Sometimes what is being sold on the grey market is product that should have been disposed of but was not. This could be expired product, bad batches, knock-off products, etc. Some products may also present hazardous waste problems that need to be disposed of properly, or it may be hazardous to humans if used by people. When your company’s products are sold in this way, not only are you losing money, but your reputation may be seriously downgraded, and possible litigation may result from it, as well.

Where Are Grey Market Products Sold?

Knowing how to tell if your products are on the grey market will entail a little investigative work on your part. When products are sold on the grey market, they will typically be offered through just a few outlets. Fortunately this will also make it easier to track.

Ebay_Amazon_craigslistOne of the most common places for resale is through eBay. Just about anything can be sold here and it is quick to set up, and sellers can easily disappear when necessary. Other popular outlets include similar online retailers like Amazon and Craigslist, because they often do not require any kind of sales agreements. Auction houses and liquidators make up other outlets for questionable goods.

How Do Products Reach the Grey Market?

If you manufacture or distribute a product that has a high demand, you can almost expect that someone will be trying to make some money from it in the grey market. Employees may try to steal some of your product and then sell it for a quick profit. This could be taking place infrequently with small quantities, or it could be larger quantities on an ongoing basis.

A large portion of products on the grey market may come from products that are marked for disposal but are never actually disposed of. Kimberly-Clark had this problem when it hired a subcontractor to manufacture tampons. They were identified as being inferior in quality and Kimberly-Clark wanted them destroyed. The subcontractor verified its destruction in writing multiple times, but Kimberly-Clark later discovered they were being sold on the grey market.

At other times, you may hire a contractor for the disposal process, but an employee may be stealing damaged or poor quality products before they actually are destroyed. A vendor may also choose to sell some of it for personal profit. Using certified product disposal (CPD) can help solve that problem and prevent it from going to the grey market.

How to conduct an investigation?

In order for you to be able to properly control and investigate where your product is actually going and how it is being sold, careful records need to be kept of good product and inferior product.

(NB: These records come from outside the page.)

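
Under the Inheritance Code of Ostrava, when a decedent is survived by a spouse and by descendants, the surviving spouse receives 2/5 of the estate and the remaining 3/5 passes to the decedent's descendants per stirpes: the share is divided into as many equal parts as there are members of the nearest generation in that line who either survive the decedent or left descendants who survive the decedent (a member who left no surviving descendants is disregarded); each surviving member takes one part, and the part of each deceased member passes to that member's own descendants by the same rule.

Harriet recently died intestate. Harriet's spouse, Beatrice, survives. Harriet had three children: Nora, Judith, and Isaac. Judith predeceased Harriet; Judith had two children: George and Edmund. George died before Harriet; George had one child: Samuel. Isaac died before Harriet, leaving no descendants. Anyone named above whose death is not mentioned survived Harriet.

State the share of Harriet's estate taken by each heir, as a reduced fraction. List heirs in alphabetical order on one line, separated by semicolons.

Beatrice, as surviving spouse, takes 2/5.
The remaining 3/5 passes to Harriet's descendants per stirpes.
Isaac left no surviving issue, so that branch lapses and is disregarded.
The 3/5 is divided into 2 equal shares of 3/10 among Nora, Judith.
Nora is living and takes 3/10.
Judith predeceased; the 3/10 allotted to Judith's branch passes to Judith's issue by representation.
The 3/10 is divided into 2 equal shares of 3/20 among George, Edmund.
George predeceased; the 3/20 allotted to George's branch passes to George's issue by representation.
Samuel is the sole taker at this level and receives the full 3/20.
Edmund is living and takes 3/20.

Beatrice 2/5; Edmund 3/20; Nora 3/10; Samuel 3/20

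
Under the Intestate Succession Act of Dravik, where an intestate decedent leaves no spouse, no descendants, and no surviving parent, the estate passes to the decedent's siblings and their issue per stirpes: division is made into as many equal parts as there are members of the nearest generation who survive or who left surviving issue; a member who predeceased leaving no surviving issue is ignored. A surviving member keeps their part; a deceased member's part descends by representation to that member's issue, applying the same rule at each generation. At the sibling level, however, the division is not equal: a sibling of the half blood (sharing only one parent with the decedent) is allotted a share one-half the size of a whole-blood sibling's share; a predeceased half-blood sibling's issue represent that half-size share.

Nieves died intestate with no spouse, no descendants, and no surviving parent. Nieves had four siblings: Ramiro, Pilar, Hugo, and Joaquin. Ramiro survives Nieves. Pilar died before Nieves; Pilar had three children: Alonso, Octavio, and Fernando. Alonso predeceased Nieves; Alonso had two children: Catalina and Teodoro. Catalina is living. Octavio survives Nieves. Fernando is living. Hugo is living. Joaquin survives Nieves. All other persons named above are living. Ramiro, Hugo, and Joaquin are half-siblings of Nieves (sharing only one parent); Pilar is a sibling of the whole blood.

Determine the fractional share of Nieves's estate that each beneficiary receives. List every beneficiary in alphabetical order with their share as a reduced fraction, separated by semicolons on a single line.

Catalina 1/15; Fernando 2/15; Hugo 1/5; Joaquin 1/5; Octavio 2/15; Ramiro 1/5; Teodoro 1/15

No spouse, descendants, or parent survives, so the estate passes to Nieves's siblings per stirpes.
Half-blood siblings count for one-half the weight of whole-blood siblings at the initial division.
Dividing 1 in proportion to weights (total weight 5/2): Ramiro (weight 1/2) → 1/5; Pilar (weight 1) → 2/5; Hugo (weight 1/2) → 1/5; Joaquin (weight 1/2) → 1/5.
Ramiro is living and takes 1/5.
Pilar predeceased; the 2/5 allotted to Pilar's branch passes to Pilar's issue by representation.
The 2/5 is divided into 3 equal shares of 2/15 among Alonso, Octavio, Fernando.
Alonso predeceased; the 2/15 allotted to Alonso's branch passes to Alonso's issue by representation.
The 2/15 is divided into 2 equal shares of 1/15 among Catalina, Teodoro.
Catalina is living and takes 1/15.
Teodoro is living and takes 1/15.
Octavio is living and takes 2/15.
Fernando is living and takes 2/15.
Hugo is living and takes 1/5.
Joaquin is living and takes 1/5.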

You can find out if good product is being sold improperly in a wrong location by knowing from where people inquire about warranties. Here are some other things you need to do in order to maintain better control over your product:

1. Keep a database that lists the serial and lot ID numbers of product being disposed of.

2. Perform frequent online searches for:

a. Unregistered distributors.

b. Companies selling your product with lower prices and better volume.

c. Check eBay and Craigslist.

3. Contact sellers and get model and serial numbers of product for sale.

4. Make sample purchases and compare serial and batch numbers.

In many cases, about the only way you will stop sales on the grey market is to threaten the seller with legal action. Of course, employees that are stealing product need to be fired and possible legal action taken against them, too.